Chair for Clinical Bioinformatics, Saarland University, Campus Building E2.1, 66123 Saarbrücken, Germany.
Institute of Clinical Molecular Biology, Christian Albrechts University of Kiel, Schittenhelmstr. 12, 24105 Kiel, Germany.
Brief Bioinform. 2018 May 1;19(3):495-505. doi: 10.1093/bib/bbw122.
Whole-genome sequencing (WGS) is gaining importance in the analysis of bacterial cultures derived from patients with infectious diseases. Existing computational tools for WGS-based identification have, however, been evaluated on previously defined data relying thereby unwarily on the available taxonomic information.Here, we newly sequenced 846 clinical gram-negative bacterial isolates representing multiple distinct genera and compared the performance of five tools (CLARK, Kaiju, Kraken, DIAMOND/MEGAN and TUIT). To establish a faithful 'gold standard', the expert-driven taxonomy was compared with identifications based on matrix-assisted laser desorption/ionization time-of-flight (MALDI-TOF) mass spectrometry (MS) analysis.

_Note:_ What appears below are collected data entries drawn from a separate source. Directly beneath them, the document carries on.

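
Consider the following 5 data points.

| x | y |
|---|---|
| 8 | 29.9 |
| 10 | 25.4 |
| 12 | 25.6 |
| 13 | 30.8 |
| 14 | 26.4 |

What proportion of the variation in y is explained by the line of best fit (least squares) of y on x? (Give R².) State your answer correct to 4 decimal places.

0.0259

n = 5, Σx = 57, Σy = 138.1, Σxy = 1570.4, Σx² = 673, Σy² = 3840.13
Sxx = Σx² − (Σx)²/n = 673 − 649.8 = 23.2
Sxy = Σxy − (Σx)(Σy)/n = 1570.4 − 1574.34 = -3.94
Syy = Σy² − (Σy)²/n = 3840.13 − 3814.322 = 25.808
R² = Sxy²/(Sxx·Syy) = (-3.94)²/(23.2·25.808) = 0.025927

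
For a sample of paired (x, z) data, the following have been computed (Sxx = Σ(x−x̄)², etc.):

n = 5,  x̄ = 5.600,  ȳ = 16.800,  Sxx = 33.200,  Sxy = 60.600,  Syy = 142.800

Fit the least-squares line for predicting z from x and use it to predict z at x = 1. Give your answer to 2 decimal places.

8.40

b = Sxy/Sxx = 60.6/33.2 = 1.825301
a = ȳ − b·x̄ = 16.8 − 1.825301·5.6 = 6.578313
ŷ(1) = a + b·1 = 6.578313 + 1.825301·1 = 8.403614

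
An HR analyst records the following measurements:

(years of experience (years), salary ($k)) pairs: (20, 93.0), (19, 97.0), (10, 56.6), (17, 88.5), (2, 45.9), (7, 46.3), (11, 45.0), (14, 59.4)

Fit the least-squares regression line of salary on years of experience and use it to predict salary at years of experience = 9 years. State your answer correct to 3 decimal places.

n = 8, Σx = 100, Σy = 531.7, Σxy = 7516, Σx² = 1520
Sxx = Σx² − (Σx)²/n = 1520 − 1250 = 270
Sxy = Σxy − (Σx)(Σy)/n = 7516 − 6646.25 = 869.75
b = Sxy/Sxx = 869.75/270 = 3.221296
a = ȳ − b·x̄ = 66.4625 − 3.221296·12.5 = 26.196296
ŷ(9) = a + b·9 = 26.196296 + 3.221296·9 = 55.187963

55.188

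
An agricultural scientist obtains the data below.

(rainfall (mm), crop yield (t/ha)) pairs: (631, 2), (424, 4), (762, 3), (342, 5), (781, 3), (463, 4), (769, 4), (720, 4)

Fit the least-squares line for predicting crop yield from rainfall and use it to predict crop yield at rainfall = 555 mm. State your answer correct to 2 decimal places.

3.79

n = 8, Σx = 4892, Σy = 29, Σxy = 17105, Σx² = 3209636
Sxx = Σx² − (Σx)²/n = 3209636 − 2991458 = 218178
Sxy = Σxy − (Σx)(Σy)/n = 17105 − 17733.5 = -628.5
b = Sxy/Sxx = -628.5/218178 = -0.002881
a = ȳ − b·x̄ = 3.625 − (-0.002881)·611.5 = 5.386533
ŷ(555) = a + b·555 = 5.386533 + (-0.002881)·555 = 3.787758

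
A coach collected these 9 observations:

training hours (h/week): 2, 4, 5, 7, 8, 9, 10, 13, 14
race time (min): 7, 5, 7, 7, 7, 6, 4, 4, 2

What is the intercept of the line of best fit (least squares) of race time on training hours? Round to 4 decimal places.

n = 9, Σx = 72, Σy = 49, Σxy = 348, Σx² = 704
Sxx = Σx² − (Σx)²/n = 704 − 576 = 128
Sxy = Σxy − (Σx)(Σy)/n = 348 − 392 = -44
b = Sxy/Sxx = -44/128 = -0.34375
a = ȳ − b·x̄ = 5.444444 − (-0.34375)·8 = 8.194444

8.1944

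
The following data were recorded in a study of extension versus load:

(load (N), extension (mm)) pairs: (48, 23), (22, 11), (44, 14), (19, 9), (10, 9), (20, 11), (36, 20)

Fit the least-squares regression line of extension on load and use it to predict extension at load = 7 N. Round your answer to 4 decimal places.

n = 7, Σx = 199, Σy = 97, Σxy = 3163, Σx² = 6881
Sxx = Σx² − (Σx)²/n = 6881 − 5657.285714 = 1223.714286
Sxy = Σxy − (Σx)(Σy)/n = 3163 − 2757.571429 = 405.428571
b = Sxy/Sxx = 405.428571/1223.714286 = 0.331310
a = ȳ − b·x̄ = 13.857143 − 0.331310·28.428571 = 4.438478
ŷ(7) = a + b·7 = 4.438478 + 0.331310·7 = 6.757647

6.7576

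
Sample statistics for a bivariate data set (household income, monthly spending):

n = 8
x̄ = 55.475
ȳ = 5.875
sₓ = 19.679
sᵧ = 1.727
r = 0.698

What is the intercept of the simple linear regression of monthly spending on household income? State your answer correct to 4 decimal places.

2.4769

b = r · sᵧ/sₓ = 0.698 · 1.727/19.679 = 0.061255
a = ȳ − b·x̄ = 5.875 − 0.061255·55.475 = 2.476854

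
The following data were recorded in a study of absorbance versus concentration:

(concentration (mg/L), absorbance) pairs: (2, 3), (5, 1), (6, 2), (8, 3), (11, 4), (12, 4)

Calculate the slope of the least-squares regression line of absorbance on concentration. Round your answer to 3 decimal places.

n = 6, Σx = 44, Σy = 17, Σxy = 139, Σx² = 394
Sxx = Σx² − (Σx)²/n = 394 − 322.666667 = 71.333333
Sxy = Σxy − (Σx)(Σy)/n = 139 − 124.666667 = 14.333333
b = Sxy/Sxx = 14.333333/71.333333 = 0.200935

0.201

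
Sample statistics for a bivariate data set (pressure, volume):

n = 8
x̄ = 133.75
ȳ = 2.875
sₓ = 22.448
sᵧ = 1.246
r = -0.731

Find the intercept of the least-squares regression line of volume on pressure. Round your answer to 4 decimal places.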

Additionally, the tools were also evaluated using a data set of 200 Staphylococcus aureus isolates.CLARK and Kraken (with k =31) performed best with 626 (100%) and 193 (99.5%) correct species classifications for the gram-negative and S. aureus isolates, respectively. Moreover, CLARK and Kraken demonstrated highest mean F-measure values (85.5/87.9% and 94.4/94.7% for the two data sets, respectively) in comparison with DIAMOND/MEGAN (71 and 85.3%), Kaiju (41.8 and 18.9%) and TUIT (34.5 and 86.5%). Finally, CLARK, Kaiju and Kraken outperformed the other tools by a factor of 30 to 170 fold in terms of runtime.We conclude that the application of nucleotide-based tools using k-mers-e.g. CLARK or Kraken-allows for accurate and fast taxonomic characterization of bacterial isolates from WGS data. Hence, our results suggest WGS-based genotyping to be a promising alternative to the MS-based biotyping in clinical settings. Moreover, we suggest that complementary information should be used for the evaluation of taxonomic classification tools, as public databases may suffer from suboptimal annotations.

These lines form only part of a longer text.